Colorado State to recognize Wounded Warriors before Wednesday's game vs. Boise State
Jan. 29, 2013
FORT COLLINS, Colo. - Colorado State men's basketball will honor our nation's wounded heroes during its game against Boise State at Moby Arena on Wednesday night. In partnership with Wounded Warrior Project® (WWP) and the National Association of Collegiate Directors of Athletics (NACDA), CSU's athletics department has invited two Wounded Warriors, Army Staff Sergeant Donald Sutton and E7 Coast Guard Chief John Shunk, to be honored pregame as part of the Rams' annual Military Appreciation Night.

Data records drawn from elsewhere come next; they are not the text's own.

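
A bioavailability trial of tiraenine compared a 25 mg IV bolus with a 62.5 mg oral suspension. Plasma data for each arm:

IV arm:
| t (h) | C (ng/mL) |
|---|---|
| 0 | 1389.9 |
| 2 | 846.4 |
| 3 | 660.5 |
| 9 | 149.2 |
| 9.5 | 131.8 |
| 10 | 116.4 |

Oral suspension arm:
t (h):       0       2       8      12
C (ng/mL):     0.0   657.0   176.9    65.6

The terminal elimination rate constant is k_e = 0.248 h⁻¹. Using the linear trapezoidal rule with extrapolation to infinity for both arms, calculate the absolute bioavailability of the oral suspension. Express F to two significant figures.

Trapezoidal AUC_0→10 (IV):
  [0→2]: (1389.9+846.4)/2 × 2 = 2236.3
  [2→3]: (846.4+660.5)/2 × 1 = 753.45
  [3→9]: (660.5+149.2)/2 × 6 = 2429.1
  [9→9.5]: (149.2+131.8)/2 × 0.5 = 70.25
  [9.5→10]: (131.8+116.4)/2 × 0.5 = 62.05
  Sum = 5551.15 ng/mL·h
IV tail: 116.4/0.248 = 469.355; AUC_iv,0→∞ = 5551.15 + 469.355 = 6020.505 ng/mL·h
Trapezoidal AUC_0→12 (oral suspension):
  [0→2]: (0.0+657.0)/2 × 2 = 657.0
  [2→8]: (657.0+176.9)/2 × 6 = 2501.7
  [8→12]: (176.9+65.6)/2 × 4 = 485.0
  Sum = 3643.7 ng/mL·h
oral suspension tail: 65.6/0.248 = 264.516; AUC_ev,0→∞ = 3643.7 + 264.516 = 3908.216 ng/mL·h
F = (AUC_ev/D_ev)/(AUC_iv/D_iv) = (3908.216/62.5)/(6020.505/25) = 62.531456/240.8202 = 0.2597

F = 0.26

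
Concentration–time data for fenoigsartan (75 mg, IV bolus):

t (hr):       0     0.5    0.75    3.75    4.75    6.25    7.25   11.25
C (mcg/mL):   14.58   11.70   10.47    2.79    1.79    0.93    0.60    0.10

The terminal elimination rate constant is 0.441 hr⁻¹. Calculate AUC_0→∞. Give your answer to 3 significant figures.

AUC = 36.0 mcg/mL·hr

Trapezoidal AUC_0→11.25:
  [0→0.5]: (14.58+11.70)/2 × 0.5 = 6.57
  [0.5→0.75]: (11.70+10.47)/2 × 0.25 = 2.77125
  [0.75→3.75]: (10.47+2.79)/2 × 3 = 19.89
  [3.75→4.75]: (2.79+1.79)/2 × 1 = 2.29
  [4.75→6.25]: (1.79+0.93)/2 × 1.5 = 2.04
  [6.25→7.25]: (0.93+0.60)/2 × 1 = 0.765
  [7.25→11.25]: (0.60+0.10)/2 × 4 = 1.4
  Sum = 35.72625 mcg/mL·hr
Extrapolated tail: C_last / k_e = 0.10 / 0.441 = 0.227
AUC_0→∞ = 35.72625 + 0.227 = 35.95325 mcg/mL·hr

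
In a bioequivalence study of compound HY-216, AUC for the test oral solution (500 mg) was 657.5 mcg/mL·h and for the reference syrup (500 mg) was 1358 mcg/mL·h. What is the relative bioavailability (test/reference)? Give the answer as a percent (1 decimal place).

F_rel = (AUC_test/D_test) / (AUC_ref/D_ref)
      = (657.5/500) / (1358/500)
      = 1.315 / 2.716 = 0.4842 = 48.42%

F_rel = 48.4%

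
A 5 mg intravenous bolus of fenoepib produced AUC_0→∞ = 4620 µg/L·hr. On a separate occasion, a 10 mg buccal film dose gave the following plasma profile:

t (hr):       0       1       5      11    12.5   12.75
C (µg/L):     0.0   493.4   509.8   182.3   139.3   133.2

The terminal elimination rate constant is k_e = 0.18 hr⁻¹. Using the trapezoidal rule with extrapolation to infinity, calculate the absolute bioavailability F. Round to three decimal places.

F = 0.578

Trapezoidal AUC_0→12.75 (buccal film):
  [0→1]: (0.0+493.4)/2 × 1 = 246.7
  [1→5]: (493.4+509.8)/2 × 4 = 2006.4
  [5→11]: (509.8+182.3)/2 × 6 = 2076.3
  [11→12.5]: (182.3+139.3)/2 × 1.5 = 241.2
  [12.5→12.75]: (139.3+133.2)/2 × 0.25 = 34.0625
  Sum = 4604.6625 µg/L·hr
Tail: C_last/k_e = 133.2/0.18 = 740.000
AUC_0→∞ (buccal film) = 4604.6625 + 740.000 = 5344.6625 µg/L·hr
F = (AUC_ev/D_ev)/(AUC_iv/D_iv) = (5344.6625/10)/(4620/5) = 534.46625/924 = 0.5784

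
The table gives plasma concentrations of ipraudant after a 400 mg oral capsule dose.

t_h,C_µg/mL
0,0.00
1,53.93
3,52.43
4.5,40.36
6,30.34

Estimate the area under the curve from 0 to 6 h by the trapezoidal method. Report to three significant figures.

Trapezoidal AUC_0→6:
  [0→1]: (0.00+53.93)/2 × 1 = 26.965
  [1→3]: (53.93+52.43)/2 × 2 = 106.36
  [3→4.5]: (52.43+40.36)/2 × 1.5 = 69.5925
  [4.5→6]: (40.36+30.34)/2 × 1.5 = 53.025
  Sum = 255.9425 µg/mL·h

AUC = 256 µg/mL·h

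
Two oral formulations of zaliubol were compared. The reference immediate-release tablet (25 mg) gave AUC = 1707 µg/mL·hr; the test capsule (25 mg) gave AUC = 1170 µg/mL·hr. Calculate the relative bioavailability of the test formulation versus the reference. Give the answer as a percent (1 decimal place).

F_rel = (AUC_test/D_test) / (AUC_ref/D_ref)
      = (1170/25) / (1707/25)
      = 46.8 / 68.28 = 0.6854 = 68.54%

F_rel = 68.5%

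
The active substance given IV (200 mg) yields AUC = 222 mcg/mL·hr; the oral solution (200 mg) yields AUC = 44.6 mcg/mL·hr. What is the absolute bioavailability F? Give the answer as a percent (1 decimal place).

F = (AUC_ev / D_ev) / (AUC_iv / D_iv)
  = (44.6/200) / (222/200)
  = 0.223 / 1.11 = 0.2009
  = 20.09%

F = 20.1%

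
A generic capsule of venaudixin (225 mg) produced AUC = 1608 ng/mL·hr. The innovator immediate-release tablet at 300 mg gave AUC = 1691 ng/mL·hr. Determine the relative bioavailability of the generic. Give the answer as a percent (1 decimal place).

F_rel = 126.8%

F_rel = (AUC_test/D_test) / (AUC_ref/D_ref)
      = (1608/225) / (1691/300)
      = 7.14667 / 5.63667 = 1.2679 = 126.79%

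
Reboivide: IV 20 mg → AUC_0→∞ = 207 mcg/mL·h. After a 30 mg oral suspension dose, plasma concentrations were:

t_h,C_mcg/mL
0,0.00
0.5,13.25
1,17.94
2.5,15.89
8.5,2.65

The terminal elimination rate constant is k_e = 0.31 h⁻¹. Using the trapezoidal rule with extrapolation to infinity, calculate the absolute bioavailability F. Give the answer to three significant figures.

F = 0.324

Trapezoidal AUC_0→8.5 (oral suspension):
  [0→0.5]: (0.00+13.25)/2 × 0.5 = 3.3125
  [0.5→1]: (13.25+17.94)/2 × 0.5 = 7.7975
  [1→2.5]: (17.94+15.89)/2 × 1.5 = 25.3725
  [2.5→8.5]: (15.89+2.65)/2 × 6 = 55.62
  Sum = 92.1025 mcg/mL·h
Tail: C_last/k_e = 2.65/0.31 = 8.548
AUC_0→∞ (oral suspension) = 92.1025 + 8.548 = 100.6505 mcg/mL·h
F = (AUC_ev/D_ev)/(AUC_iv/D_iv) = (100.6505/30)/(207/20) = 3.35502/10.35 = 0.3242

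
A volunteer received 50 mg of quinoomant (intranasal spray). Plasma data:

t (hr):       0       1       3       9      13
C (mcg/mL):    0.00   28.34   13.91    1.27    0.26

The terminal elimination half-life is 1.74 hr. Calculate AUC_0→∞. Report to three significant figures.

AUC = 106 mcg/mL·hr

Trapezoidal AUC_0→13:
  [0→1]: (0.00+28.34)/2 × 1 = 14.17
  [1→3]: (28.34+13.91)/2 × 2 = 42.25
  [3→9]: (13.91+1.27)/2 × 6 = 45.54
  [9→13]: (1.27+0.26)/2 × 4 = 3.06
  Sum = 105.02 mcg/mL·hr
k_e = ln2 / t½ = 0.693147 / 1.74 = 0.3984 hr^-1
Extrapolated tail: C_last / k_e = 0.26 / 0.3984 = 0.653
AUC_0→∞ = 105.02 + 0.653 = 105.673 mcg/mL·hr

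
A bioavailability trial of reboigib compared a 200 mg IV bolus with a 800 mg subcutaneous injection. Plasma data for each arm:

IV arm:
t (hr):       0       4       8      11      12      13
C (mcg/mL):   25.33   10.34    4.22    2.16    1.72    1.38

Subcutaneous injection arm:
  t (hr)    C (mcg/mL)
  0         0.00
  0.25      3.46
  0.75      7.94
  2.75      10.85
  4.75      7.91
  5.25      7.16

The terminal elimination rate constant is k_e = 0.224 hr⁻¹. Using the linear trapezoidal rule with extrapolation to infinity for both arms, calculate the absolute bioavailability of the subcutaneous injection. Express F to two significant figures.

F = 0.16

Trapezoidal AUC_0→13 (IV):
  [0→4]: (25.33+10.34)/2 × 4 = 71.34
  [4→8]: (10.34+4.22)/2 × 4 = 29.12
  [8→11]: (4.22+2.16)/2 × 3 = 9.57
  [11→12]: (2.16+1.72)/2 × 1 = 1.94
  [12→13]: (1.72+1.38)/2 × 1 = 1.55
  Sum = 113.52 mcg/mL·hr
IV tail: 1.38/0.224 = 6.161; AUC_iv,0→∞ = 113.52 + 6.161 = 119.681 mcg/mL·hr
Trapezoidal AUC_0→5.25 (subcutaneous injection):
  [0→0.25]: (0.00+3.46)/2 × 0.25 = 0.4325
  [0.25→0.75]: (3.46+7.94)/2 × 0.5 = 2.85
  [0.75→2.75]: (7.94+10.85)/2 × 2 = 18.79
  [2.75→4.75]: (10.85+7.91)/2 × 2 = 18.76
  [4.75→5.25]: (7.91+7.16)/2 × 0.5 = 3.7675
  Sum = 44.6 mcg/mL·hr
subcutaneous injection tail: 7.16/0.224 = 31.964; AUC_ev,0→∞ = 44.6 + 31.964 = 76.564 mcg/mL·hr
F = (AUC_ev/D_ev)/(AUC_iv/D_iv) = (76.564/800)/(119.681/200) = 0.095705/0.598405 = 0.1599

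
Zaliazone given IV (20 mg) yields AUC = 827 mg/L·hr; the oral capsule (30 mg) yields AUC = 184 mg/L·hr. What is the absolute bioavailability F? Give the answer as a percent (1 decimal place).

F = 14.8%

F = (AUC_ev / D_ev) / (AUC_iv / D_iv)
  = (184/30) / (827/20)
  = 6.13333 / 41.35 = 0.1483
  = 14.83%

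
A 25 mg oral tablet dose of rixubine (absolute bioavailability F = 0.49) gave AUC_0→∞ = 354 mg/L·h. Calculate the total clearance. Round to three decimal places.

CL = 0.035 L/h

CL = F × Dose / AUC_0→∞
   = 0.49 × 25 / 354 = 0.0346045 L/h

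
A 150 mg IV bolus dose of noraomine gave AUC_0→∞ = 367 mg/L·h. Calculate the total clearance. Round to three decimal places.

CL = Dose_iv / AUC_0→∞
   = 150 / 367 = 0.408719 L/h

CL = 0.409 L/h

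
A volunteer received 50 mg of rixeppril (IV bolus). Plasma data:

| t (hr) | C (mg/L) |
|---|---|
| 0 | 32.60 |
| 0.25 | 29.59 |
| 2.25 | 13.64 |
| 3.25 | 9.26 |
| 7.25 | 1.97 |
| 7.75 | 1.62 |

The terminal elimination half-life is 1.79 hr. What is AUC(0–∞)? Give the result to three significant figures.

AUC = 90.0 mg/L·hr

Trapezoidal AUC_0→7.75:
  [0→0.25]: (32.60+29.59)/2 × 0.25 = 7.77375
  [0.25→2.25]: (29.59+13.64)/2 × 2 = 43.23
  [2.25→3.25]: (13.64+9.26)/2 × 1 = 11.45
  [3.25→7.25]: (9.26+1.97)/2 × 4 = 22.46
  [7.25→7.75]: (1.97+1.62)/2 × 0.5 = 0.8975
  Sum = 85.81125 mg/L·hr
k_e = ln2 / t½ = 0.693147 / 1.79 = 0.3872 hr^-1
Extrapolated tail: C_last / k_e = 1.62 / 0.3872 = 4.184
AUC_0→∞ = 85.81125 + 4.184 = 89.99525 mg/L·hr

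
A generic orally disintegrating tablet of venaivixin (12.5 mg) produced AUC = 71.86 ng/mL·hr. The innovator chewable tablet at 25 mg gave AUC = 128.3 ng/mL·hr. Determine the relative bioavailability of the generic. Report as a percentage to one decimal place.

F_rel = 112.0%

F_rel = (AUC_test/D_test) / (AUC_ref/D_ref)
      = (71.86/12.5) / (128.3/25)
      = 5.7488 / 5.132 = 1.1202 = 112.02%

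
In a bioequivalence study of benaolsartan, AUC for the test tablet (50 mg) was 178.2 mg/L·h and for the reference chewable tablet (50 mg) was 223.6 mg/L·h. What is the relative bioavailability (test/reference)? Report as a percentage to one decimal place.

F_rel = 79.7%

F_rel = (AUC_test/D_test) / (AUC_ref/D_ref)
      = (178.2/50) / (223.6/50)
      = 3.564 / 4.472 = 0.7970 = 79.70%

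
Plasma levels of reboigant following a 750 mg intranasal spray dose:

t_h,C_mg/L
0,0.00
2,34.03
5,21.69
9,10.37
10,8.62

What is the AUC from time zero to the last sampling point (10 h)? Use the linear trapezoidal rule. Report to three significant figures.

Trapezoidal AUC_0→10:
  [0→2]: (0.00+34.03)/2 × 2 = 34.03
  [2→5]: (34.03+21.69)/2 × 3 = 83.58
  [5→9]: (21.69+10.37)/2 × 4 = 64.12
  [9→10]: (10.37+8.62)/2 × 1 = 9.495
  Sum = 191.225 mg/L·h

AUC = 191 mg/L·h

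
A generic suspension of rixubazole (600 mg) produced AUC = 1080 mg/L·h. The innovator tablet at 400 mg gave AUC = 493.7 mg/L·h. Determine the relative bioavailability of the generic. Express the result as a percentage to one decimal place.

F_rel = 145.8%

F_rel = (AUC_test/D_test) / (AUC_ref/D_ref)
      = (1080/600) / (493.7/400)
      = 1.8 / 1.23425 = 1.4584 = 145.84%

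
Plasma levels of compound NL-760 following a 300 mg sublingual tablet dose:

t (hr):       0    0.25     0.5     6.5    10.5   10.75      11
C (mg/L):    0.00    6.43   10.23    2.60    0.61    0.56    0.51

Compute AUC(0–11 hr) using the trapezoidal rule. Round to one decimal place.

Trapezoidal AUC_0→11:
  [0→0.25]: (0.00+6.43)/2 × 0.25 = 0.80375
  [0.25→0.5]: (6.43+10.23)/2 × 0.25 = 2.0825
  [0.5→6.5]: (10.23+2.60)/2 × 6 = 38.49
  [6.5→10.5]: (2.60+0.61)/2 × 4 = 6.42
  [10.5→10.75]: (0.61+0.56)/2 × 0.25 = 0.14625
  [10.75→11]: (0.56+0.51)/2 × 0.25 = 0.13375
  Sum = 48.07625 mg/L·hr

AUC = 48.1 mg/L·hr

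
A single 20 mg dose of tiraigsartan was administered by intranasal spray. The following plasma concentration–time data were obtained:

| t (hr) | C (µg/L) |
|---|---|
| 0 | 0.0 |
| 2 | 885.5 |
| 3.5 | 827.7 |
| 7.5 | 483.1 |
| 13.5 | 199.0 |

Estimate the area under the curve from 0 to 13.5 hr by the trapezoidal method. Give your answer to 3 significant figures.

Trapezoidal AUC_0→13.5:
  [0→2]: (0.0+885.5)/2 × 2 = 885.5
  [2→3.5]: (885.5+827.7)/2 × 1.5 = 1284.9
  [3.5→7.5]: (827.7+483.1)/2 × 4 = 2621.6
  [7.5→13.5]: (483.1+199.0)/2 × 6 = 2046.3
  Sum = 6838.3 µg/L·hr

AUC = 6840 µg/L·hr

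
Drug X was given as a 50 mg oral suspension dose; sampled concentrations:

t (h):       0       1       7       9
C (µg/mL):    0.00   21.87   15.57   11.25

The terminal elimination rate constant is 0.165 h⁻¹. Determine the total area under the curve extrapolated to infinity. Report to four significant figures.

Trapezoidal AUC_0→9:
  [0→1]: (0.00+21.87)/2 × 1 = 10.935
  [1→7]: (21.87+15.57)/2 × 6 = 112.32
  [7→9]: (15.57+11.25)/2 × 2 = 26.82
  Sum = 150.075 µg/mL·h
Extrapolated tail: C_last / k_e = 11.25 / 0.165 = 68.182
AUC_0→∞ = 150.075 + 68.182 = 218.257 µg/mL·h

AUC = 218.3 µg/mL·h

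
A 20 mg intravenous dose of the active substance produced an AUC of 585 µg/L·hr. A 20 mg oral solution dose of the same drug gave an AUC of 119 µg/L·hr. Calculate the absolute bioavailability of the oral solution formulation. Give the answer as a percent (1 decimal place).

F = 20.3%

F = (AUC_ev / D_ev) / (AUC_iv / D_iv)
  = (119/20) / (585/20)
  = 5.95 / 29.25 = 0.2034
  = 20.34%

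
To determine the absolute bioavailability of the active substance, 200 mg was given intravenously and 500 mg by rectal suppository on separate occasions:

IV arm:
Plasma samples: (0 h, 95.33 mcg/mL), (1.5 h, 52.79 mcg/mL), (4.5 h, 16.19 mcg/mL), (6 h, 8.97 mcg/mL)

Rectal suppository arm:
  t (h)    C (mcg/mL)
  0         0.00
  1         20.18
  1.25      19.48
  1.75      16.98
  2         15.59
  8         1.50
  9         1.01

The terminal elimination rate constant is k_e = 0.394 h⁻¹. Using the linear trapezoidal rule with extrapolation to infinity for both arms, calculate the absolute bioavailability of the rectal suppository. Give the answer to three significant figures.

Trapezoidal AUC_0→6 (IV):
  [0→1.5]: (95.33+52.79)/2 × 1.5 = 111.09
  [1.5→4.5]: (52.79+16.19)/2 × 3 = 103.47
  [4.5→6]: (16.19+8.97)/2 × 1.5 = 18.87
  Sum = 233.43 mcg/mL·h
IV tail: 8.97/0.394 = 22.766; AUC_iv,0→∞ = 233.43 + 22.766 = 256.196 mcg/mL·h
Trapezoidal AUC_0→9 (rectal suppository):
  [0→1]: (0.00+20.18)/2 × 1 = 10.09
  [1→1.25]: (20.18+19.48)/2 × 0.25 = 4.9575
  [1.25→1.75]: (19.48+16.98)/2 × 0.5 = 9.115
  [1.75→2]: (16.98+15.59)/2 × 0.25 = 4.07125
  [2→8]: (15.59+1.50)/2 × 6 = 51.27
  [8→9]: (1.50+1.01)/2 × 1 = 1.255
  Sum = 80.75875 mcg/mL·h
rectal suppository tail: 1.01/0.394 = 2.563; AUC_ev,0→∞ = 80.75875 + 2.563 = 83.32175 mcg/mL·h
F = (AUC_ev/D_ev)/(AUC_iv/D_iv) = (83.32175/500)/(256.196/200) = 0.1666435/1.28098 = 0.1301

F = 0.130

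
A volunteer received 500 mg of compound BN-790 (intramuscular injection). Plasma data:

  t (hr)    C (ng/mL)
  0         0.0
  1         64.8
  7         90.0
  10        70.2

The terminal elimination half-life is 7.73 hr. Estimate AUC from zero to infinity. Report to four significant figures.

Trapezoidal AUC_0→10:
  [0→1]: (0.0+64.8)/2 × 1 = 32.4
  [1→7]: (64.8+90.0)/2 × 6 = 464.4
  [7→10]: (90.0+70.2)/2 × 3 = 240.3
  Sum = 737.1 ng/mL·hr
k_e = ln2 / t½ = 0.693147 / 7.73 = 0.0897 hr^-1
Extrapolated tail: C_last / k_e = 70.2 / 0.0897 = 782.609
AUC_0→∞ = 737.1 + 782.609 = 1519.709 ng/mL·hr

AUC = 1520 ng/mL·hr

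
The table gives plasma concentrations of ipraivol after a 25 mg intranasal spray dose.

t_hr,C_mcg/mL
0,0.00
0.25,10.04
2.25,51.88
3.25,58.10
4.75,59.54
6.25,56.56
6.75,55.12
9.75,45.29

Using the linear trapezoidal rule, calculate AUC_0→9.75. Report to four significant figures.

AUC = 472.0 mcg/mL·hr

Trapezoidal AUC_0→9.75:
  [0→0.25]: (0.00+10.04)/2 × 0.25 = 1.255
  [0.25→2.25]: (10.04+51.88)/2 × 2 = 61.92
  [2.25→3.25]: (51.88+58.10)/2 × 1 = 54.99
  [3.25→4.75]: (58.10+59.54)/2 × 1.5 = 88.23
  [4.75→6.25]: (59.54+56.56)/2 × 1.5 = 87.075
  [6.25→6.75]: (56.56+55.12)/2 × 0.5 = 27.92
  [6.75→9.75]: (55.12+45.29)/2 × 3 = 150.615
  Sum = 472.005 mcg/mL·hr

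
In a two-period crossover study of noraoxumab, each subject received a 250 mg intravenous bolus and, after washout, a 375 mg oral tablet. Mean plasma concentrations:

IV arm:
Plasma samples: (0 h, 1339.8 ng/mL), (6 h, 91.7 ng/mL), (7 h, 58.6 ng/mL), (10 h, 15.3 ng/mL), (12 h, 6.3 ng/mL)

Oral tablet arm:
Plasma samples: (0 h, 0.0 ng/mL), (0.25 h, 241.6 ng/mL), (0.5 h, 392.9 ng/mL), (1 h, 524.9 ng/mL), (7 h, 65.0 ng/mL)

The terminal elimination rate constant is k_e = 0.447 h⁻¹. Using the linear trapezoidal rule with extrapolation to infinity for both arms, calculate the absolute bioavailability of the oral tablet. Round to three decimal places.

F = 0.333

Trapezoidal AUC_0→12 (IV):
  [0→6]: (1339.8+91.7)/2 × 6 = 4294.5
  [6→7]: (91.7+58.6)/2 × 1 = 75.15
  [7→10]: (58.6+15.3)/2 × 3 = 110.85
  [10→12]: (15.3+6.3)/2 × 2 = 21.6
  Sum = 4502.1 ng/mL·h
IV tail: 6.3/0.447 = 14.094; AUC_iv,0→∞ = 4502.1 + 14.094 = 4516.194 ng/mL·h
Trapezoidal AUC_0→7 (oral tablet):
  [0→0.25]: (0.0+241.6)/2 × 0.25 = 30.2
  [0.25→0.5]: (241.6+392.9)/2 × 0.25 = 79.3125
  [0.5→1]: (392.9+524.9)/2 × 0.5 = 229.45
  [1→7]: (524.9+65.0)/2 × 6 = 1769.7
  Sum = 2108.6625 ng/mL·h
oral tablet tail: 65.0/0.447 = 145.414; AUC_ev,0→∞ = 2108.6625 + 145.414 = 2254.0765 ng/mL·h
F = (AUC_ev/D_ev)/(AUC_iv/D_iv) = (2254.0765/375)/(4516.194/250) = 6.01087/18.064776 = 0.3327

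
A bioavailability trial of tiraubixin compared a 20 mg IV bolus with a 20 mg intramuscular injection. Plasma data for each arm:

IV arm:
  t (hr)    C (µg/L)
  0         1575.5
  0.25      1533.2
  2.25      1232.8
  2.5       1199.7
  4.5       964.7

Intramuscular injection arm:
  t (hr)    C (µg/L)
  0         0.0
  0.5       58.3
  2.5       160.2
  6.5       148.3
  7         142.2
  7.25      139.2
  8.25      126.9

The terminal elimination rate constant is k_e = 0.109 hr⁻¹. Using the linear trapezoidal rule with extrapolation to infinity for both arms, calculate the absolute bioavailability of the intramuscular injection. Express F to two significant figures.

F = 0.16

Trapezoidal AUC_0→4.5 (IV):
  [0→0.25]: (1575.5+1533.2)/2 × 0.25 = 388.5875
  [0.25→2.25]: (1533.2+1232.8)/2 × 2 = 2766.0
  [2.25→2.5]: (1232.8+1199.7)/2 × 0.25 = 304.0625
  [2.5→4.5]: (1199.7+964.7)/2 × 2 = 2164.4
  Sum = 5623.05 µg/L·hr
IV tail: 964.7/0.109 = 8850.459; AUC_iv,0→∞ = 5623.05 + 8850.459 = 14473.509 µg/L·hr
Trapezoidal AUC_0→8.25 (intramuscular injection):
  [0→0.5]: (0.0+58.3)/2 × 0.5 = 14.575
  [0.5→2.5]: (58.3+160.2)/2 × 2 = 218.5
  [2.5→6.5]: (160.2+148.3)/2 × 4 = 617.0
  [6.5→7]: (148.3+142.2)/2 × 0.5 = 72.625
  [7→7.25]: (142.2+139.2)/2 × 0.25 = 35.175
  [7.25→8.25]: (139.2+126.9)/2 × 1 = 133.05
  Sum = 1090.925 µg/L·hr
intramuscular injection tail: 126.9/0.109 = 1164.220; AUC_ev,0→∞ = 1090.925 + 1164.220 = 2255.145 µg/L·hr
F = (AUC_ev/D_ev)/(AUC_iv/D_iv) = (2255.145/20)/(14473.509/20) = 112.75725/723.67545 = 0.1558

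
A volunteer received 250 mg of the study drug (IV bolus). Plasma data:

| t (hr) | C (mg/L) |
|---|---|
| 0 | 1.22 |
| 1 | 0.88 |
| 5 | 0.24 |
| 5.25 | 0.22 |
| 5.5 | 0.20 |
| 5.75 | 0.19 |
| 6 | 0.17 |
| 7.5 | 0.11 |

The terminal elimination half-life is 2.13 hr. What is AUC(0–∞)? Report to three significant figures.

Trapezoidal AUC_0→7.5:
  [0→1]: (1.22+0.88)/2 × 1 = 1.05
  [1→5]: (0.88+0.24)/2 × 4 = 2.24
  [5→5.25]: (0.24+0.22)/2 × 0.25 = 0.0575
  [5.25→5.5]: (0.22+0.20)/2 × 0.25 = 0.0525
  [5.5→5.75]: (0.20+0.19)/2 × 0.25 = 0.04875
  [5.75→6]: (0.19+0.17)/2 × 0.25 = 0.045
  [6→7.5]: (0.17+0.11)/2 × 1.5 = 0.21
  Sum = 3.70375 mg/L·hr
k_e = ln2 / t½ = 0.693147 / 2.13 = 0.3254 hr^-1
Extrapolated tail: C_last / k_e = 0.11 / 0.3254 = 0.338
AUC_0→∞ = 3.70375 + 0.338 = 4.04175 mg/L·hr

AUC = 4.04 mg/L·hr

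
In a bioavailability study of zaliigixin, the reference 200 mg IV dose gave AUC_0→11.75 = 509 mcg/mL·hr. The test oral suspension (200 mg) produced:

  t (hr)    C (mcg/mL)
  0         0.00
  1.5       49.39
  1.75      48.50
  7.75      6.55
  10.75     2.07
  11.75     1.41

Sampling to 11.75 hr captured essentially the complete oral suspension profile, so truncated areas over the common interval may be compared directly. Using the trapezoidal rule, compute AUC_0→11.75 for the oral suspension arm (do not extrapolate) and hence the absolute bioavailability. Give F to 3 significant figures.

Trapezoidal AUC_0→11.75 (oral suspension):
  [0→1.5]: (0.00+49.39)/2 × 1.5 = 37.0425
  [1.5→1.75]: (49.39+48.50)/2 × 0.25 = 12.23625
  [1.75→7.75]: (48.50+6.55)/2 × 6 = 165.15
  [7.75→10.75]: (6.55+2.07)/2 × 3 = 12.93
  [10.75→11.75]: (2.07+1.41)/2 × 1 = 1.74
  Sum = 229.09875 mcg/mL·hr
F = (AUC_ev/D_ev)/(AUC_iv/D_iv) = (229.09875/200)/(509/200) = 1.14549/2.545 = 0.4501

F = 0.450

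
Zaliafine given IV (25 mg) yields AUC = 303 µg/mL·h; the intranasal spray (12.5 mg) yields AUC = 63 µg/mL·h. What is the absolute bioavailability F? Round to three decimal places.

F = (AUC_ev / D_ev) / (AUC_iv / D_iv)
  = (63/12.5) / (303/25)
  = 5.04 / 12.12 = 0.4158

F = 0.416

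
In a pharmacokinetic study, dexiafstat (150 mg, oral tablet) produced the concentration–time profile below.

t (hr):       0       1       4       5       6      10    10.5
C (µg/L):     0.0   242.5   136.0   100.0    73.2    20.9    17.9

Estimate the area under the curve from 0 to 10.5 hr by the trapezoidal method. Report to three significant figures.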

"CSU Athletics is humbled to have the opportunity to recognize John Shunk and Donald Cooper," said Director of Athletics Jack Graham. "These two heroes, who call Colorado home, represent thousands of men and women who put their lives on the line every day to defend our country and our freedom. We are grateful for their tremendous courage, and service to our country, and we are honored to be able to participate in the Wounded Warrior Project."
The mission of WWP is to honor and empower Wounded Warriors. WWP is a nonprofit organization with the vision to foster the most successful, well-adjusted generation of wounded service members in our nation's history.
"We applaud the collegiate athletic directors for supporting our mission to honor and empower Wounded Warriors," said Steve Nardizzi, executive director, Wounded Warrior Project. "Events like these are beneficial to everyone involved. We believe the fighting spirit and natural leadership abilities of Wounded Warriors can play a big role in motivating athletes, coaches, and communities. At the same time, these events pay public tribute to the sacrifices this generation of Wounded Warriors and their families have made. We also know, from our longstanding relationship with NACDA, the warriors honored gain confidence from attending these events."
Over 48,000 service members have been physically wounded during the current military conflicts in Iraq and Afghanistan. Hundreds of thousands more are estimated to be recovering from invisible wounds of war, including post-traumatic stress disorder (PTSD), major depression, and traumatic brain injury (TBI).